Son yıllarda topluma derinlemesine bir göz atıldığında, günden güne fakirlik düzeyinin arttığını, zevklerden değil zorunlu ihtiyaçlardan vazgeçmek zorunda kalındığını görüyoruz.
İnsan gibi yaşamak gibi bir hakka sahip olan bireylerin, günden güne daha derine battığı bir bataklıkta bocaladığı bir resme bakıyoruz ister istemez.
Et, ekmek, eğlenmek, seyahat etmek için hesap yapan veya yaşama dair birçok zaruri ihtiyacını erteleyen insanların oluşturduğu toplumun psikolojisinin de günden bozulduğunu görmezlikten gelmek ne kadar kötü ise, bu yaşananları normalleştirmek daha beter değil midir?
Bundan 10 yıl önce seçim öncesi sokak röportajı yapan spikere, mevcut yönetimin ne kadar mükemmel olduğunu anlatan ve bunu doların yükselmemesi ile domatesin kilosunun 3 TL olması gibi örneklerle destekleyen vatandaşımız, “Ne iş yapıyorsunuz?” sorusuna “Ben işsizim” cevabı hala kulaklarımda çınlıyor.
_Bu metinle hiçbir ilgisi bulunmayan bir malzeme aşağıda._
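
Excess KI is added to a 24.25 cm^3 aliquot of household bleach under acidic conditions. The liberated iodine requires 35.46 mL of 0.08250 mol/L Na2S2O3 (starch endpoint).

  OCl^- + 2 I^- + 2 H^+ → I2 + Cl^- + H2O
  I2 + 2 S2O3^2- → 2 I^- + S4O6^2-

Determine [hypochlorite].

n(S2O3^2-) = 0.03546 × 0.08250 = 2.925 × 10^-3 mol
n(I2) = n(S2O3^2-)/2 = 1.463 × 10^-3 mol
n(OCl^-) in the aliquot = 1.463 × 10^-3 mol (1:1 ratio)
[OCl^-] = 1.463 × 10^-3 / 0.02425 = 0.06032 mol/L

0.06032 mol/L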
Ve bir ez daha anlıyorum ki, gidecek çok yol, aşılacak onca dağ var.
Dünya yansa içinde bir çuval samanı olmayan insanlardır dünyaya yeni çığırlar açan, halkı gerçek manada kurtaran!
İnsanlar günümüzde kendilerini düşünen kişilerin peşinden değil de, sadece kendilerini düşünenlerin arkasından koştuğundan ötürüdür hali ahvalimiz!